Acting Liberal Democrat leader Sir Ed Davey urged Mr Johnson to sack Mr
Cummings. He said: “His refusal to apologise is an insult to us all. It reveals the worst of his elitist arrogance.” SNP Westminster leader Ian Blackford added: “What should have been a resignation statement turned out to be a botched PR exercise that changes nothing. It is now beyond doubt Dominic Cummings broke multiple lockdown rules.
“There was no apology and no contrition for his behaviour.”
No10 had initially branded his
Barnard Castle trip – clearly a breach of lockdown rules – as “false allegations”.
Mr Johnson yesterday backed his adviser and refused to answer questions at the daily briefing about the breaches.
Mr Cummings admitted he only told the PM – who was then ill with coronavirus - after he got to Durham.
Downing Street then sat on the admission for seven weeks, until a joint investigation by the Mirror and the Guardian revealed his movements. Mr
Cummings admitted he should have made a statement about his journey to Durham on March 27 sooner.
And he revealed he had come back into No10 after seeing his journalist wife, Mary Wakefield, who was showing symptoms, potentially infecting staff.
But he insisted: “I don’t regret what I did. I think what I did was actually reasonable in these circumstances. The rules made clear that if you are dealing with small children that can be exceptional circumstances. And I think that the situation that I was in was exceptional circumstances, and the way that I dealt with it was the least risk to everybody concerned if my wife and I had both been unable to look after our four-year-old.” Of his return to No 10 after seeing his ill wife, he added: “I was involved in decisions affecting millions of people and I thought that I should try to help as much as I could do.
“I can understand some people will argue I should have stayed at home in London throughout.

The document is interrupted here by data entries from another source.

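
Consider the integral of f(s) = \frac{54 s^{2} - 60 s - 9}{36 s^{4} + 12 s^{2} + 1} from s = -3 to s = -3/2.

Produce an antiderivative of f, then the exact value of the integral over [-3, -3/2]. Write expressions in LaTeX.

Antiderivative: F(s) = - \frac{9 s - 5}{6 s^{2} + 1}; value = \frac{1107}{1595}

Recognize the product-rule pattern: f = u'v + uv' with u = \frac{1}{2 s^{2} + \frac{1}{3}}, v = \frac{5}{3} - 3 s, so integration by parts undoes it.
F(s) = - \frac{9 s - 5}{6 s^{2} + 1} is an antiderivative of f.
Check: d/ds[- \frac{9 s - 5}{6 s^{2} + 1}] = \frac{54 s^{2} - 60 s - 9}{36 s^{4} + 12 s^{2} + 1} = f(s).
F(-3/2) = \frac{37}{29}; F(-3) = \frac{32}{55}.
Integral = F(-3/2) - F(-3) = \frac{1107}{1595}.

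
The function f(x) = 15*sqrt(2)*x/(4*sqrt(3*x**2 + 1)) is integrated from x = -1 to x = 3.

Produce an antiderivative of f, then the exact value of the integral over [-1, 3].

Antiderivative: F(x) = 5*sqrt(3*x**2/2 + 1/2)/2; value = -5*sqrt(2)/2 + 5*sqrt(14)/2

The substitution u = 3*x**2/2 + 1/2 works: f is exactly (dF/du)*(du/dx) for that inner function.
F(x) = 5*sqrt(3*x**2/2 + 1/2)/2 is an antiderivative of f.
Check: d/dx[5*sqrt(3*x**2/2 + 1/2)/2] = 15*sqrt(2)*x/(4*sqrt(3*x**2 + 1)) = f(x).
F(3) = 5*sqrt(14)/2; F(-1) = 5*sqrt(2)/2.
Integral = F(3) - F(-1) = -5*sqrt(2)/2 + 5*sqrt(14)/2.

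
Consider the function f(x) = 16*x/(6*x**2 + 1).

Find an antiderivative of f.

An antiderivative is F(x) = 4*log(4*x**2 + 2/3)/3.

f matches the chain-rule pattern g'(h)*h' with inner function h(x) = 4*x**2 + 2/3; substituting u = h(x) collapses the integral.
Check: d/dx[4*log(4*x**2 + 2/3)/3] = 16*x/(6*x**2 + 1) = f(x).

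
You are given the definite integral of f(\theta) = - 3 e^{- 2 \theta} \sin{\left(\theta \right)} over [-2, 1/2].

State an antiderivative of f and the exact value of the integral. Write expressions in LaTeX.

Recover f(\theta) by differentiating a candidate F(\theta); any mismatch rules it out.
F(\theta) = \frac{6 e^{- 2 \theta} \sin{\left(\theta \right)}}{5} + \frac{3 e^{- 2 \theta} \cos{\left(\theta \right)}}{5} is an antiderivative of f.
Check: d/d\theta[\frac{6 e^{- 2 \theta} \sin{\left(\theta \right)}}{5} + \frac{3 e^{- 2 \theta} \cos{\left(\theta \right)}}{5}] = - 3 e^{- 2 \theta} \sin{\left(\theta \right)} = f(\theta).
F(1/2) = \frac{3 \cos{\left(\frac{1}{2} \right)}}{5 e} + \frac{6 \sin{\left(\frac{1}{2} \right)}}{5 e}; F(-2) = - \frac{6 e^{4} \sin{\left(2 \right)}}{5} + \frac{3 e^{4} \cos{\left(2 \right)}}{5}.
Integral = F(1/2) - F(-2) = \frac{3 \cos{\left(\frac{1}{2} \right)}}{5 e} + \frac{6 \sin{\left(\frac{1}{2} \right)}}{5 e} - \frac{3 e^{4} \cos{\left(2 \right)}}{5} + \frac{6 e^{4} \sin{\left(2 \right)}}{5}.

Antiderivative: F(\theta) = \frac{6 e^{- 2 \theta} \sin{\left(\theta \right)}}{5} + \frac{3 e^{- 2 \theta} \cos{\left(\theta \right)}}{5}; value = \frac{3 \cos{\left(\frac{1}{2} \right)}}{5 e} + \frac{6 \sin{\left(\frac{1}{2} \right)}}{5 e} - \frac{3 e^{4} \cos{\left(2 \right)}}{5} + \frac{6 e^{4} \sin{\left(2 \right)}}{5}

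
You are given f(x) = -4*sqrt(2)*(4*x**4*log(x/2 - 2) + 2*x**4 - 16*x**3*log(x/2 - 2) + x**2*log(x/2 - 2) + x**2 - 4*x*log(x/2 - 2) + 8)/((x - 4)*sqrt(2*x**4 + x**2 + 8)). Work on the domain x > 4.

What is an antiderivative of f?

Recognize the product-rule pattern: f = u'v + uv' with u = -8*sqrt(x**4 + x**2/2 + 4), v = log(x/2 - 2), so integration by parts undoes it.
Check: d/dx[-4*sqrt(2)*sqrt(2*x**4 + x**2 + 8)*log(x/2 - 2)] = (-16*sqrt(2)*x**4*log(x/2 - 2) - 8*sqrt(2)*x**4 + 64*sqrt(2)*x**3*log(x/2 - 2) - 4*sqrt(2)*x**2*log(x/2 - 2) - 4*sqrt(2)*x**2 + 16*sqrt(2)*x*log(x/2 - 2) - 32*sqrt(2))/(x*sqrt(2*x**4 + x**2 + 8) - 4*sqrt(2*x**4 + x**2 + 8)), which equals f(x).

An antiderivative is F(x) = -4*sqrt(2)*sqrt(2*x**4 + x**2 + 8)*log(x/2 - 2).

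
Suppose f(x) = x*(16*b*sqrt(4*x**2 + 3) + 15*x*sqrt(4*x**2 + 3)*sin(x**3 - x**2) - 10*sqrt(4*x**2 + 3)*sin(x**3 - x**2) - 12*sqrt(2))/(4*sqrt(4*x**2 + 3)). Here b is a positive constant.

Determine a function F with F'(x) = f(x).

An antiderivative is F(x) = (8*b*x**2 - 3*sqrt(2)*sqrt(4*x**2 + 3) - 5*cos(x**3 - x**2))/4.

Any candidate F(x) must reproduce f(x) exactly when differentiated.
Check: d/dx[(8*b*x**2 - 3*sqrt(2)*sqrt(4*x**2 + 3) - 5*cos(x**3 - x**2))/4] = (16*b*x*sqrt(4*x**2 + 3) + 15*x**2*sqrt(4*x**2 + 3)*sin(x**3 - x**2) - 10*x*sqrt(4*x**2 + 3)*sin(x**3 - x**2) - 12*sqrt(2)*x)/(4*sqrt(4*x**2 + 3)), which equals f(x).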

“I understand these views, I know the intense hardship and sacrifice the entire country has had to go through. However, I respectfully disagree.”
Mr Cummings insisted his nieces in Durham could have looked after his son if he and his wife became too ill to care for him. In the end, the couple did not call on anyone to do that. But he denied he made a second trip back to Durham from London a week or so later.
More than 20 Tory MPs are among the growing number of people – including scientists, medics, the police and bishops – calling for him to quit.
Mr Johnson insisted he did not believe any of his staff had done anything to undermine the stay at home messaging.
But in a sign that his support was not without limit, he admitted he could not give Mr Cummings or anyone else “unconditional backing”. He added: “Do I regret what has happened? Yes, of course I do regret the confusion and the anger and the pain that people feel.”
SORRY proved to be the hardest word for arrogant Dominic Cummings as he haughtily refused to apologise for turning from rule maker to rule breaker.
His pathetic groping for loopholes to justify his reckless 260-mile drive from London to Co Durham while his wife displayed possible coronavirus symptoms, will fool nobody.
Cummings, who made an extraordinary appearance in Downing Street’s garden yesterday to give his side of the saga, broke both the rules and the spirit of the rules.
At one point he risibly maintained he drove to beautiful Barnard Castle to test his eyes. If they needed testing, he shouldn’t have been behind the wheel.
The self-pity of the Prime Minister’s chief adviser will con nobody, particularly the tens of millions who did follow the rules – as a result enduring the agony of not going to the bedside of a dying loved one or to funerals.
His behaviour was a prime example of Downing Street’s elite acting as if the rules they set for us don’t apply to them.